かつて彼は銀行のエリート職員で、この摩天楼に部屋を購入し、結婚も控えていました。しかし、運転中に女性と接触事故を起こしたことで人生が暗転します。被害者家族に法外な賠償金を請求され、さらに銀行の不正融資疑惑までかけられ、職も婚約者も失ってしまったのです。借金返済のためにマンションを売り払い、彼はこのビルの警備員として働くことになったのでした。
優しいハグと、崩れ落ちる信頼
全てを失った謝保羅の話を、美宝は静かに聞いてくれました。
そして彼女は、何も言わずに彼を優しくハグしたそうです。
あの瞬間、救われた気がしたと涙ながらに語る謝保羅。
その姿に、新人の楊蕊森は心を打たれ、同情の眼差しを向けます。
しかし、ベテランの鍾敬国だけは冷ややかな目を向けていました。彼は突然、楊蕊森に美宝の代わりに彼をハグしてみろと命じます。謝保羅は激しく拒絶し、彼女を侮辱するな!と激昂して部屋を出て行きました。一見すると、美宝への純粋な敬意に見える行動です。
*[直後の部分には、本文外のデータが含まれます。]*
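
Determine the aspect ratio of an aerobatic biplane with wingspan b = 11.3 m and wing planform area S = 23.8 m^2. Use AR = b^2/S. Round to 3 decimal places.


Step 1: b^2 = 11.3^2 = 127.69
Step 2: AR = 127.69 / 23.8 = 5.365

5.365


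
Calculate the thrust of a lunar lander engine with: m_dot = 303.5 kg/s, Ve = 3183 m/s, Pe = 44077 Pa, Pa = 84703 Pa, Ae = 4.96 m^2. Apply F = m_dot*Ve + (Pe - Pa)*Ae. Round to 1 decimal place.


Step 1: Momentum thrust = m_dot * Ve = 303.5 * 3183 = 966040.5 N
Step 2: Pressure thrust = (Pe - Pa) * Ae = (44077 - 84703) * 4.96 = -201504.96 N
Step 3: Total thrust F = 966040.5 + -201504.96 = 764535.5 N

764535.5


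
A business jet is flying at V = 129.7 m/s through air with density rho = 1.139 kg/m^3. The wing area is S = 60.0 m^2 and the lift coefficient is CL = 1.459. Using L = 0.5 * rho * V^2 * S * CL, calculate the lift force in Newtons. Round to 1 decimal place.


Step 1: Calculate dynamic pressure q = 0.5 * 1.139 * 129.7^2 = 0.5 * 1.139 * 16822.09 = 9580.1803 Pa
Step 2: Multiply by wing area and lift coefficient: L = 9580.1803 * 60.0 * 1.459
Step 3: L = 574810.8153 * 1.459 = 838649.0 N

838649.0


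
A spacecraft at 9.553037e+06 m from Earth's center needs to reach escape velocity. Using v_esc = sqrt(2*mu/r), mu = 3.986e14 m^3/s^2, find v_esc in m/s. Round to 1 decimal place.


Step 1: 2*mu/r = 2 * 3.986e14 / 9.553037e+06 = 83449901.848
Step 2: v_esc = sqrt(83449901.848) = 9135.1 m/s

9135.1


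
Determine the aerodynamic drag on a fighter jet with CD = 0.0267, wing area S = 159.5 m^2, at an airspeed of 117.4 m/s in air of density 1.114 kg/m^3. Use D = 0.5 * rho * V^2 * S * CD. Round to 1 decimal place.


Step 1: Dynamic pressure q = 0.5 * 1.114 * 117.4^2 = 7676.9973 Pa
Step 2: Drag D = q * S * CD = 7676.9973 * 159.5 * 0.0267
Step 3: D = 32693.6 N

32693.6


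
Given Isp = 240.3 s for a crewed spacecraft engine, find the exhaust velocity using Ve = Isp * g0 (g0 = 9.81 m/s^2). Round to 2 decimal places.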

ところが、ラストシーンで事態は急変します。楊蕊森が裏付け捜査をしたところ、謝保羅が美宝と出会ったと証言した日に、マンションで停電など起きていなかったことが判明したのです。あんなに記憶力のいい男が、日付を間違えるはずがない鍾敬国の不気味な一言で、第1話は幕を閉じます。
第1話の感想
映像が映画のように美しく、一気に引き込まれました。
最初は警備員の謝保羅に同情してしまい、なんて可哀想な人なんだとウルッときていたのですが、ラストの展開には鳥肌が立ちました。
あんなに感動的なエピソードが嘘だったとしたら、彼は一体何者なのでしょうか。
ベテラン刑事の勘はやはり鋭いですね。
美宝という女性が聖女なのか、それとも魔性の女なのか、まだ全く読めないところが最高に面白いです。